The Exorcism Bath

Dear Luciana,

You tell me you want to use the potty. “Daddy, I need go potty.”

“No you don’t. You’re such a liar.”

Okay, I don’t actually call you a liar. But you totally are.

You sit on the Elsa potty seat and just chill. You hold it. Sometimes you ask to brush your teeth, or drink some water. You ask if you can raspberry my tummy. On the toilet.

I was really hoping you were going to grow up to be cool like Mommy, not weird like Daddy. You’re still cute though.

After ten or so minutes I let you get in the tub. Then you unleash hell.

Twice now.

Your face turned bright red. Eyes wide. Body locked. Complete focus I have never seen. I’m pretty sure your head was about to spin 360 degrees. It was an exorcism. I kept waiting for the priest.

The first time was a regular poop. Annoying. Doable. Drain the tub, bag the situation, bleach what needs bleaching, keep moving.

The second time was diarrhea.

You screamed. Real screaming. I asked why. “I’m scawed, Daddy.” I told you there was nothing to be scared of. I wasn’t scared. You climbed out and hugged me. Covered in poop water. I hugged you back. Covered in poop water.

Then I looked at the tub.

There is a specific room in hell reserved for the dad who has to clean diarrhea poop water out of a tub. The poop does not stay in one place. The poop becomes the water. The water becomes the poop. Everything floating becomes part of the event. Your foam letters, the ones we use to spell your name, were sponges. POOP SPONGES.

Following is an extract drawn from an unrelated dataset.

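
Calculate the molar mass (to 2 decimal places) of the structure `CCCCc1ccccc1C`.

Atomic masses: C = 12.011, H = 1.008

Molecular formula: C11H16.
M = 11×12.011 + 16×1.008 = 148.25 g/mol.

148.25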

Mommy would have lost her shit if she saw what I had to clean up.

And no, she would not have thought I did a good job. I guarantee she would have made me throw the whole tub out and buy a new one. Bath toys in the garbage. Maybe the bathmat too. Possibly the bathroom.

After I finished, I took a bath in straight bleach.

If you ever wanted a little brother, sweetie, I’m sorry. Pretty sure the bleach took care of that.

You start potty training tomorrow…

Who am I kidding. No you don’t. You drive the bus. I’m the passenger holding a bag full of poop toys.

Besitos,

Daddy

One Ear at a Time

Dear Vanessa,

I’m always going to remember when Luciana got her ears pierced for a very unusual reason. Her right ear was pierced before you died, and the left ear was pierced afterward.

We went at 9 months because if we waited any longer the doctor said you should wait until 4 years or they will pull at the earring. Nobody in my family got their ears pierced that young, but I knew everyone in your family did. So even if I felt weird about it I wasn’t going to say anything.

After the first time it was done I almost fainted. We all said it looked perfect. But I noticed the left ear was a centimeter off.

The doctor was confident that if we take the earring out and wait 3 weeks the ear will heal. The ear did heal. I did not.

Going back there with one earring and no mommy was so surreal. I can’t even imagine what the doctor was thinking. Part of the reason the earring was off the first time was because I didn’t hold her down hard enough and she was very squirmy.

I bear hugged her this time. The snap of the earring machine went. Luciana cried for maybe 10 seconds. Your mother and I cried for the whole car ride home.

You were so meticulous cleaning her ear. There was no way she was going to get an infection. It was one of the first realizations that I no longer have you to help me with these types of things. It was all on me.

And it’s still all on me.

Besitos,

Michael

The Angriest I’ve Been Since Mommy Died

Dear Luciana,

We were at the indoor playground. You were playing with another kid, maybe five years old. I wanted you to have space to play without me hovering. Five minutes in, the kid hit you across the face. On purpose.

The kid said it was an accident. It wasn’t. I was watching. She lied. I got gaslit by a five year old.

You screamed. Not the whiny cry. The real one. I looked for the parents. Nobody. The place was packed and I couldn’t find them. I wanted to yell at that kid. I wanted to find her parents and tell them what I thought of them. I’ve never been that angry. Even in those first weeks after Mommy died when everything was rage and nothing and rage again.

I picked you up. You were still crying. Her parents never showed up. What am I supposed to do in that situation? Yell at some kid that should know better? I made her apologize. Mommy would have gone ballistic until she found the parents. Mommy probably wouldn’t have let you play that far away in the first place. I still haven’t figured out the balance between giving you independence and making sure you don’t get beat up by a bigger kid.